In this next series of articles, The PhysioPRO team will discuss the latest craze of BAREFOOT RUNNING. We’ll tell you why its becoming so big, what the research says and also how to get started if you choose to do so…
To kick things off, Mitesh tells us if barefoot running is really good for you, or just another “power-balance” moment.
Remember the good old days when we were younger, laughed all the time…and ran barefoot in the garden…on the beach…even in the veld (…if you were lucky enough)…
Barefoot running as the name states is simply running without wearing any shoes on the feet. Running in thin-soled, flexible shoes, often called minimalist running, is biomechanically related to running barefoot. Barefoot running presently the source of much speculation and debate…begging the question, “is barefoot running good or bad for you?”
Scientists have found that those who run barefoot, or in minimal footwear, tend to avoid “heel-striking,” and instead land on the ball of the foot or the middle of the foot. In so doing, these forefoot runners use the architecture of the foot and leg to avoid hurtful and potentially damaging impacts, equivalent to two to three times body weight, that affect heel-strikers repeatedly.
According to a published article, in Nature magazine, “Humans have engaged in endurance running for millions of years, but the modern running shoe was not invented until the 1970s. For most of human evolutionary history, runners were either barefoot or wore minimal footwear such as sandals or moccasins with smaller heels and little cushioning.”
Although barefoot running or wearing minimal footwear may not be the fix for all injuries, there are some compelling claims for hitting the dirt running … literally 🙂
Development of a more natural running pattern (gait) and strengthen the deep muscles, tendons and ligaments of the foot.
Removing the heel lift of most shoes may help reduce injuries, such as calf strain or Achilles tendinosis, by stretching the leg muscles.
Runners will naturally land on their forefoot rather then the heel.
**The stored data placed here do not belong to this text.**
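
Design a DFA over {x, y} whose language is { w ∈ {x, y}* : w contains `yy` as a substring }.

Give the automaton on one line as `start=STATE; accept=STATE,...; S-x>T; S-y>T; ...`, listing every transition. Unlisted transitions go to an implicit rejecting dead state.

start=A; accept=C; A-x>A; A-y>B; B-x>A; B-y>C; C-x>C; C-y>C

Track how much of `yy` has been matched so far: state A is no progress, C is the absorbing accept state reached once `yy` has occurred. Intermediate states record partial matches; on a mismatch, fall back to the longest reusable overlap.
With 3 states:
       x  y 
>  A   A  B 
   B   A  C 
 * C   C  C 
(> = start, * = accepting)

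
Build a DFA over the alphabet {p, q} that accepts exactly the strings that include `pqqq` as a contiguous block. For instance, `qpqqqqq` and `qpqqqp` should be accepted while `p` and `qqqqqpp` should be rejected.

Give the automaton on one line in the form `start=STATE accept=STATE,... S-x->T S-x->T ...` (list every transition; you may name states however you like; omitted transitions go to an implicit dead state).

start=s0 accept=s4 s0-p->s1 s0-q->s0 s1-p->s1 s1-q->s2 s2-p->s1 s2-q->s3 s3-p->s1 s3-q->s4 s4-p->s4 s4-q->s4

Track how much of `pqqq` has been matched so far: state s0 is no progress, s4 is the absorbing accept state reached once `pqqq` has occurred. Intermediate states record partial matches; on a mismatch, fall back to the longest reusable overlap.
        p   q  
>  s0   s1  s0 
   s1   s1  s2 
   s2   s1  s3 
   s3   s1  s4 
 * s4   s4  s4 
(> = start, * = accepting)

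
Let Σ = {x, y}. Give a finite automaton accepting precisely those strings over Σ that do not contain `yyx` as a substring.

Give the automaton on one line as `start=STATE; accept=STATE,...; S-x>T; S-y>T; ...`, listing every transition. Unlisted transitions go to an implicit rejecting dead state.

This is the complement of 'contains `yyx`'. Use the same substring-matching states — s0 through s3 holding how much of `yyx` has just been matched — but flip the accepting set: everything except the trap s3 accepts.
4 states suffice.
        x   y  
>* s0   s0  s1 
 * s1   s0  s2 
 * s2   s3  s2 
   s3   s3  s3 
(> = start, * = accepting)

start=s0; accept=s0,s1,s2; s0-x>s0; s0-y>s1; s1-x>s0; s1-y>s2; s2-x>s3; s2-y>s2; s3-x>s3; s3-y>s3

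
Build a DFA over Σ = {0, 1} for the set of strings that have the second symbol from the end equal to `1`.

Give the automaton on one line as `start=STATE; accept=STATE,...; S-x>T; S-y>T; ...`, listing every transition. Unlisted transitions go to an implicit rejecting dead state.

Because acceptance depends on a position counted from the end, the machine has to buffer the most recent 2 symbols. Make each state the string of the last up-to-2 symbols read; on input `x` shift the window left and append `x`. Accept when the buffered window has length 2 and begins with `1`.
7 states suffice.
       0  1 
>  A   B  C 
   B   D  E 
   C   F  G 
   D   D  E 
   E   F  G 
 * F   D  E 
 * G   F  G 
(> = start, * = accepting)

start=A; accept=F,G; A-0>B; A-1>C; B-0>D; B-1>E; C-0>F; C-1>G; D-0>D; D-1>E; E-0>F; E-1>G; F-0>D; F-1>E; G-0>F; G-1>G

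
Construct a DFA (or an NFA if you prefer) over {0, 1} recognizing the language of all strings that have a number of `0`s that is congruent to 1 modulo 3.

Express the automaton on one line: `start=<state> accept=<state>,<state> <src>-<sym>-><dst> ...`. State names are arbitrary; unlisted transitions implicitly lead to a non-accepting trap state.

The only thing that matters is how many `0`s have appeared, reduced mod 3. Use one state per residue: q0 for 0, …, q2 for 2. Reading `0` moves to the next residue; anything else stays put. q1 is accepting.
        0   1  
>  q0   q1  q0 
 * q1   q2  q1 
   q2   q0  q2 
(> = start, * = accepting)

start=q0 accept=q1 q0-0->q1 q0-1->q0 q1-0->q2 q1-1->q1 q2-0->q0 q2-1->q2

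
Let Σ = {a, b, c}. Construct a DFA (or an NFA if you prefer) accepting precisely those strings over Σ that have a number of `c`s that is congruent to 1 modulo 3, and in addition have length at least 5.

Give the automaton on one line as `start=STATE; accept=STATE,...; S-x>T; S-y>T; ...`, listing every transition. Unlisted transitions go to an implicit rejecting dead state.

start=s0; accept=s11; s0-a>s1; s0-b>s1; s0-c>s2; s1-a>s3; s1-b>s3; s1-c>s4; s2-a>s4; s2-b>s4; s2-c>s5; s3-a>s6; s3-b>s6; s3-c>s7; s4-a>s7; s4-b>s7; s4-c>s8; s5-a>s8; s5-b>s8; s5-c>s6; s6-a>s9; s6-b>s9; s6-c>s10; s7-a>s10; s7-b>s10; s7-c>s8; s8-a>s8; s8-b>s8; s8-c>s9; s9-a>s9; s9-b>s9; s9-c>s11; s10-a>s11; s10-b>s11; s10-c>s8; s11-a>s11; s11-b>s11; s11-c>s8

Handle the two conditions separately and then intersect. One (3 states) tracks the count of `c`s modulo 3; the other (7 states) tracks the input length, saturating at 6. Each combined state is a pair, one component from each; accept when both components accept. After merging equivalent states the machine shrinks.
12 states suffice.
          a    b    c  
>  s0     s1   s1   s2 
   s1     s3   s3   s4 
   s2     s4   s4   s5 
   s3     s6   s6   s7 
   s4     s7   s7   s8 
   s5     s8   s8   s6 
   s6     s9   s9  s10 
   s7    s10  s10   s8 
   s8     s8   s8   s9 
   s9     s9   s9  s11 
   s10   s11  s11   s8 
 * s11   s11  s11   s8 
(> = start, * = accepting)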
The heel strike during running only came about because of the excessive padding of running shoes, but research shows this isn’t the most effective natural running stride. The most efficient runners land on the forefoot and keep their strides smooth, short, light and flowing. Landing on the forefoot also allows your arches to act as natural shock absorbers.
You may improve balance and proprioception. Without shoes, you activate the smaller muscles in your feet, ankles, legs, and hips that are responsible for better balance and coordination.
Research with regard to barefoot running points to either advantages or disadvantages. Some runners swear by barefoot running and others run injury free wearing running shoes. It may be impossible to come to a conclusion as to which is best.
All runners are different and what works for one, may not work for another.